Switzerland has long been regarded as one of the most desirable places to live in Europe, offering a high quality of life, as well as a mix of scenic and urban locations. Property price forecasts don’t always hit the mark, and this was exemplified by the Swiss Real Estate Index’s prediction back at the start of the year that property prices would fall in 2018.

Just three months into the year, a study from Credit Suisse demonstrated the opposite – that property prices in the European state had risen, with sharp increases being shown across multiple regions. After prices fell for the first time in 14 years towards the end of 2016 and the beginning of 2017, the decline has proven to be temporary, as real estate shoots up in Switzerland. According to Credit Suisse, the prevailing strength of the economy is a major factor in the demand spike for residential property.

Property prices picking up

Lake Geneva had been one of the areas which was cited as stagnating the most, but prices have now begun to rise in that area, as well as the majority of other areas around the country. Which areas fetch the highest prices? According to the Credit Suisse report, Geneva, Zurich and Zug can still demand some of the biggest property investments. In Geneva, the average price of a condominium was found to be 1’238’542 CHF, in Zurich 1’314’620 CHF and in Zug 1’138’477 CHF.

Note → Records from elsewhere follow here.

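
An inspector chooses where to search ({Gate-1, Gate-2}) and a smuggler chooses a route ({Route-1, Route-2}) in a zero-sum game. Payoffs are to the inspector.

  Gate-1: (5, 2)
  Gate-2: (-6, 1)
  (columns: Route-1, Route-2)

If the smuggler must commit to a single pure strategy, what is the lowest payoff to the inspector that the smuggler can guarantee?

2

Column maxima: Route-1 → 5, Route-2 → 2.
The smallest of these is 2.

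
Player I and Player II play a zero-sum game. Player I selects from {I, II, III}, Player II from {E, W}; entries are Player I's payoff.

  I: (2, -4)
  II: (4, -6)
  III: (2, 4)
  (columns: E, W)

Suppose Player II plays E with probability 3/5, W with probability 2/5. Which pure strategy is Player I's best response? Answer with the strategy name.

III

Expected payoff of I: (3/5)·2 + (2/5)·(-4) = -2/5.
Expected payoff of II: (3/5)·4 + (2/5)·(-6) = 0.
Expected payoff of III: (3/5)·2 + (2/5)·4 = 14/5.
The largest is 14/5, so Player I's best response is III.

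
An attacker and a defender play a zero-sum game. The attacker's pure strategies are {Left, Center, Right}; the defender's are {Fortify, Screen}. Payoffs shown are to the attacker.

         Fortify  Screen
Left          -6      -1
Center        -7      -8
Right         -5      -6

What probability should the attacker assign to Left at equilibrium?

Row minima: Left → -6, Center → -8, Right → -6; maximin = -6.
Column maxima: Fortify → -5, Screen → -1; minimax = -5.
-6 ≠ -5, so there is no saddle point; optimal play is mixed.
Center is strictly dominated by Left, so the attacker never plays it.
On the remaining 2×2 (Left, Right vs Fortify, Screen):
Let the attacker play Left with probability p. Expected payoff against Fortify: (-6)p + (-5)(1−p) = −p − 5; against Screen: (-1)p + (-6)(1−p) = 5p − 6.
Setting these equal: −p − 5 = 5p − 6 ⇒ −6p = -1 ⇒ p = 1/6, and the value is (-1)·(1/6) − 5 = -31/6.
For the defender: with q = P(Fortify), equating Left's and Right's payoffs gives −5q − 1 = q − 6 ⇒ q = 5/6.

1/6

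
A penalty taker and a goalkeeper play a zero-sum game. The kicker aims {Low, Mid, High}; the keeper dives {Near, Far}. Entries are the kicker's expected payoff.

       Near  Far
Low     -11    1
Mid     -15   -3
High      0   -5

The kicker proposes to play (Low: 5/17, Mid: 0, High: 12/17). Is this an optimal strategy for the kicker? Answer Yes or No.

Yes

Against Near this mix gives (5/17)·(-11) + (12/17)·0 = -55/17.
Against Far this mix gives (5/17)·1 + (12/17)·(-5) = -55/17.
All of the keeper's active replies (Near, Far) yield -55/17, and no column does worse for the kicker. The mix makes the keeper indifferent and guarantees -55/17, so it is optimal.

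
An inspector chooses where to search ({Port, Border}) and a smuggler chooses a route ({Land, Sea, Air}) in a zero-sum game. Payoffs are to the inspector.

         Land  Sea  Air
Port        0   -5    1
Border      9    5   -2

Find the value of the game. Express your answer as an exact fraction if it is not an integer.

Row minima: Port → -5, Border → -2; maximin = -2.
Column maxima: Land → 9, Sea → 5, Air → 1; minimax = 1.
-2 ≠ 1, so there is no saddle point; optimal play is mixed.
Land is strictly dominated by Sea (it gives the inspector strictly more in every row), so the smuggler never plays it.
On the remaining 2×2 (Port, Border vs Sea, Air):
Let the inspector play Port with probability p. Expected payoff against Sea: (-5)p + 5(1−p) = −10p + 5; against Air: 1p + (-2)(1−p) = 3p − 2.
Setting these equal: −10p + 5 = 3p − 2 ⇒ −13p = -7 ⇒ p = 7/13, and the value is (-10)·(7/13) + 5 = -5/13.
For the smuggler: with q = P(Sea), equating Port's and Border's payoffs gives −6q + 1 = 7q − 2 ⇒ q = 3/13.

-5/13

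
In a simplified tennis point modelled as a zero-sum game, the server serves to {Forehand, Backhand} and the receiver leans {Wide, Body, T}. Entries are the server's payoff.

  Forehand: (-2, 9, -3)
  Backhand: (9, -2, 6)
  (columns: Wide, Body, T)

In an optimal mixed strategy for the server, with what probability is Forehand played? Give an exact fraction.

2/5

Row minima: Forehand → -3, Backhand → -2; maximin = -2.
Column maxima: Wide → 9, Body → 9, T → 6; minimax = 6.
-2 ≠ 6, so there is no saddle point; optimal play is mixed.
Wide is strictly dominated by T (it gives the server strictly more in every row), so the receiver never plays it.
On the remaining 2×2 (Forehand, Backhand vs Body, T):
Let the server play Forehand with probability p. Expected payoff against Body: 9p + (-2)(1−p) = 11p − 2; against T: (-3)p + 6(1−p) = −9p + 6.
Setting these equal: 11p − 2 = −9p + 6 ⇒ 20p = 8 ⇒ p = 2/5, and the value is (11)·(2/5) − 2 = 12/5.
For the receiver: with q = P(Body), equating Forehand's and Backhand's payoffs gives 12q − 3 = −8q + 6 ⇒ q = 9/20.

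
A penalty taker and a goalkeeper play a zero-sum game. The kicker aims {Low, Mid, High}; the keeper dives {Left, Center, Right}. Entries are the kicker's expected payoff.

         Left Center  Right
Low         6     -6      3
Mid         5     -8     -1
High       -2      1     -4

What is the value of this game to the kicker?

-3/2

Row minima: Low → -6, Mid → -8, High → -4; maximin = -4.
Column maxima: Left → 6, Center → 1, Right → 3; minimax = 1.
-4 ≠ 1, so there is no saddle point; optimal play is mixed.
Mid is strictly dominated by Low, so the kicker never plays it.
Left is strictly dominated by Right (it gives the kicker strictly more in every row), so the keeper never plays it.
On the remaining 2×2 (Low, High vs Center, Right):
Let the kicker play Low with probability p. Expected payoff against Center: (-6)p + 1(1−p) = −7p + 1; against Right: 3p + (-4)(1−p) = 7p − 4.
Setting these equal: −7p + 1 = 7p − 4 ⇒ −14p = -5 ⇒ p = 5/14, and the value is (-7)·(5/14) + 1 = -3/2.
For the keeper: with q = P(Center), equating Low's and High's payoffs gives −9q + 3 = 5q − 4 ⇒ q = 1/2.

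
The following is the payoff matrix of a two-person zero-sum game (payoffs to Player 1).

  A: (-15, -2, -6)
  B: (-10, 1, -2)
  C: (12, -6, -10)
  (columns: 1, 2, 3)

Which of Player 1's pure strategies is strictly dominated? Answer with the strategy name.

B gives a strictly higher payoff than A against every column: -10 > -15, 1 > -2, -2 > -6.
So A is strictly dominated and Player 1 never plays it.

A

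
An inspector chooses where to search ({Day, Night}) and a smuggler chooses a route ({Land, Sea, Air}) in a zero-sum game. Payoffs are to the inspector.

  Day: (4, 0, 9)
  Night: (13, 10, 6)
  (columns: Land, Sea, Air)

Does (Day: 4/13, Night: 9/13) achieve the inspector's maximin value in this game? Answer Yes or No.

Against Land this mix gives (4/13)·4 + (9/13)·13 = 133/13.
Against Sea this mix gives (4/13)·0 + (9/13)·10 = 90/13.
Against Air this mix gives (4/13)·9 + (9/13)·6 = 90/13.
All of the smuggler's active replies (Sea, Air) yield 90/13, and no column does worse for the inspector. The mix makes the smuggler indifferent and guarantees 90/13, so it is optimal.

Yes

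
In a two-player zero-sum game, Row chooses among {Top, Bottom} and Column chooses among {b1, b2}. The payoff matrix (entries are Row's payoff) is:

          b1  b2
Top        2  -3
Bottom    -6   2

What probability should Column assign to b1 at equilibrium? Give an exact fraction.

Row minima: Top → -3, Bottom → -6; maximin = -3.
Column maxima: b1 → 2, b2 → 2; minimax = 2.
-3 ≠ 2, so there is no saddle point; optimal play is mixed.
Let Row play Top with probability p. Expected payoff against b1: 2p + (-6)(1−p) = 8p − 6; against b2: (-3)p + 2(1−p) = −5p + 2.
Setting these equal: 8p − 6 = −5p + 2 ⇒ 13p = 8 ⇒ p = 8/13, and the value is (8)·(8/13) − 6 = -14/13.
For Column: with q = P(b1), equating Top's and Bottom's payoffs gives 5q − 3 = −8q + 2 ⇒ q = 5/13.

5/13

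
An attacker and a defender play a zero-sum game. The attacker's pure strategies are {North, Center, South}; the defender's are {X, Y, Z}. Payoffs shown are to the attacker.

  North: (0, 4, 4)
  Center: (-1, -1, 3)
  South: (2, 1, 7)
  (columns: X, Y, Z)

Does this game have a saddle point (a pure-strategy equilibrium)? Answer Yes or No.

No

Row minima: North → 0, Center → -1, South → 1; maximin = 1.
Column maxima: X → 2, Y → 4, Z → 7; minimax = 2.
1 ≠ 2, so no pure-strategy equilibrium exists.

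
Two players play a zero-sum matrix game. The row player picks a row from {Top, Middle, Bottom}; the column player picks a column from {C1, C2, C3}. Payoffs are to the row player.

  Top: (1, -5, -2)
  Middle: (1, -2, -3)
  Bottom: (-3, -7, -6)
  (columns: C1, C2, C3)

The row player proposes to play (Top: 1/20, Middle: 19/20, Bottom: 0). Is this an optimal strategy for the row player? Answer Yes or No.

Against C1 this mix gives (1/20)·1 + (19/20)·1 = 1.
Against C2 this mix gives (1/20)·(-5) + (19/20)·(-2) = -43/20.
Against C3 this mix gives (1/20)·(-2) + (19/20)·(-3) = -59/20.
The column player will play C3, holding the row player to -59/20. Shifting weight toward the row that does better against C3 would raise this floor (the equalizing mix achieves -11/4 against both C3 and C2), so the proposed strategy is not optimal.

No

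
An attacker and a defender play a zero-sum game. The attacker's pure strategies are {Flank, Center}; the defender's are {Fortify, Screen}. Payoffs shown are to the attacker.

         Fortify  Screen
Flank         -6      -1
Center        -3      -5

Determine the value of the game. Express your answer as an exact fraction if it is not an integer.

-27/7

Row minima: Flank → -6, Center → -5; maximin = -5.
Column maxima: Fortify → -3, Screen → -1; minimax = -3.
-5 ≠ -3, so there is no saddle point; optimal play is mixed.
Let the attacker play Flank with probability p. Expected payoff against Fortify: (-6)p + (-3)(1−p) = −3p − 3; against Screen: (-1)p + (-5)(1−p) = 4p − 5.
Setting these equal: −3p − 3 = 4p − 5 ⇒ −7p = -2 ⇒ p = 2/7, and the value is (-3)·(2/7) − 3 = -27/7.
For the defender: with q = P(Fortify), equating Flank's and Center's payoffs gives −5q − 1 = 2q − 5 ⇒ q = 4/7.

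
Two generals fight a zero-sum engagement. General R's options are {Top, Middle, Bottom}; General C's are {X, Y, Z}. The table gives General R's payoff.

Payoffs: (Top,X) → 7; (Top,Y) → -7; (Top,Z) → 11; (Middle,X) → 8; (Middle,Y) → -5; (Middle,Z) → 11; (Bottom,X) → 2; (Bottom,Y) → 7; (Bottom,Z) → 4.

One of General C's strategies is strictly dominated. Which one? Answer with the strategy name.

X holds General R's payoff strictly below Z in every row: 7 < 11, 8 < 11, 2 < 4.
So Z is strictly dominated for General C.

Z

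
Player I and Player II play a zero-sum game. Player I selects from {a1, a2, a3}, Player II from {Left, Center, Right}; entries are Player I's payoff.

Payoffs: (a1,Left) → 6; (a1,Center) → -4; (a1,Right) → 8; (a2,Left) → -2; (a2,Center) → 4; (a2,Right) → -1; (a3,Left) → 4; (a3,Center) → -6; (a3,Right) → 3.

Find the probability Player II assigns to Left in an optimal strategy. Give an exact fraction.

Row minima: a1 → -4, a2 → -2, a3 → -6; maximin = -2.
Column maxima: Left → 6, Center → 4, Right → 8; minimax = 4.
-2 ≠ 4, so there is no saddle point; optimal play is mixed.
a3 is strictly dominated by a1, so Player I never plays it.
With a3 eliminated, Right is strictly dominated by Left (it gives Player I strictly more in every remaining row), so Player II never plays it.
On the remaining 2×2 (a1, a2 vs Left, Center):
Let Player I play a1 with probability p. Expected payoff against Left: 6p + (-2)(1−p) = 8p − 2; against Center: (-4)p + 4(1−p) = −8p + 4.
Setting these equal: 8p − 2 = −8p + 4 ⇒ 16p = 6 ⇒ p = 3/8, and the value is (8)·(3/8) − 2 = 1.
For Player II: with q = P(Left), equating a1's and a2's payoffs gives 10q − 4 = −6q + 4 ⇒ q = 1/2.

1/2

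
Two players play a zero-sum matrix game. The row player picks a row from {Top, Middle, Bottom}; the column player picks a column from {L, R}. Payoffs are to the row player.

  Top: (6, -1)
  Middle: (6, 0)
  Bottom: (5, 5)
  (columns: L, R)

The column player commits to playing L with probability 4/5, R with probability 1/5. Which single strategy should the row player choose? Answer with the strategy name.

Expected payoff of Top: (4/5)·6 + (1/5)·(-1) = 23/5.
Expected payoff of Middle: (4/5)·6 + (1/5)·0 = 24/5.
Expected payoff of Bottom: (4/5)·5 + (1/5)·5 = 5.
The largest is 5, so the row player's best response is Bottom.

Bottom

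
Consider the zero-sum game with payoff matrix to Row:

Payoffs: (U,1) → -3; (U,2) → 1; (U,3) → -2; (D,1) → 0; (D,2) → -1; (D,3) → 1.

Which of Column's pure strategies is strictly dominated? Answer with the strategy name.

3

1 holds Row's payoff strictly below 3 in every row: -3 < -2, 0 < 1.
So 3 is strictly dominated for Column.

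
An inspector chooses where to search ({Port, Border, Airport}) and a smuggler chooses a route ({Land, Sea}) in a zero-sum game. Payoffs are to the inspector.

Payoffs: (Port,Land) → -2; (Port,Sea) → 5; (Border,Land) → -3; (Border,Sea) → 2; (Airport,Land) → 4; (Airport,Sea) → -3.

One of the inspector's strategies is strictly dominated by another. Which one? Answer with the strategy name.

Border

Port gives a strictly higher payoff than Border against every column: -2 > -3, 5 > 2.
So Border is strictly dominated and the inspector never plays it.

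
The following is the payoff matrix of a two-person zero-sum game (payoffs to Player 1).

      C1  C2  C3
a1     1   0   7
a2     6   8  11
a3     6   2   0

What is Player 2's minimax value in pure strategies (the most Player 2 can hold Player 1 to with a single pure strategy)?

Column maxima: C1 → 6, C2 → 8, C3 → 11.
The smallest of these is 6.

6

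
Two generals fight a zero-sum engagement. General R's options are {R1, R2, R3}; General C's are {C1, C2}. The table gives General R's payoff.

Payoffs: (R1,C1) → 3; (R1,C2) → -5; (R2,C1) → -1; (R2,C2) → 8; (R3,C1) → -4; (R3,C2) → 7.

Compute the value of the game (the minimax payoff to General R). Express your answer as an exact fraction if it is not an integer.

19/17

Row minima: R1 → -5, R2 → -1, R3 → -4; maximin = -1.
Column maxima: C1 → 3, C2 → 8; minimax = 3.
-1 ≠ 3, so there is no saddle point; optimal play is mixed.
R3 is strictly dominated by R2, so General R never plays it.
On the remaining 2×2 (R1, R2 vs C1, C2):
Let General R play R1 with probability p. Expected payoff against C1: 3p + (-1)(1−p) = 4p − 1; against C2: (-5)p + 8(1−p) = −13p + 8.
Setting these equal: 4p − 1 = −13p + 8 ⇒ 17p = 9 ⇒ p = 9/17, and the value is (4)·(9/17) − 1 = 19/17.
For General C: with q = P(C1), equating R1's and R2's payoffs gives 8q − 5 = −9q + 8 ⇒ q = 13/17.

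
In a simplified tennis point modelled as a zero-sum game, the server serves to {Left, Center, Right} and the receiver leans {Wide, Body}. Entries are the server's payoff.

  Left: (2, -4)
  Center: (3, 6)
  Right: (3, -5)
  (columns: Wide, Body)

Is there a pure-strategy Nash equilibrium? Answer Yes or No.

Row minima: Left → -4, Center → 3, Right → -5; maximin = 3.
Column maxima: Wide → 3, Body → 6; minimax = 3.
maximin = minimax = 3, so a saddle point exists.

Yes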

Meanwhile, property buyers who are looking at the lower end of the market can focus on the more rural regions if they wish to find more accessible prices. In Tre Valli to the South East, the average price of a condo is just 399’799 CHF in comparison to the areas above, while Jura condos have a 387’447 CHF average price tag, and in neighbouring Jura Benois 366’727 CHF.

According to the Swiss National Bank’s May 2018 assessment: “Prices for single-family houses and owner-occupied apartments began to rise more rapidly again. Residential investment property prices also rose, albeit at a somewhat slower pace.”

So it seems we have seen 12 months of two distinct halves for the Swiss property market. The first half saw the fall and the second a sharp rise, aided by low interest rates on a global scale and international economic resurgence. Looking ahead towards the end of the year, there appears to be little danger of a boom and bust scenario. Locations such as those near urban centres, natural attractions or the ski resorts in Switzerland look set to retain their value, and there is the possibility that new property opportunities will be on the way if the government decides to support development schemes which make more affordable housing available for those that are struggling with Switzerland’s higher price points.

To summarise, Switzerland remains a compelling investment option for those looking at the higher end of the price scale, driven by its status as a financial centre and popular residential location for retirees.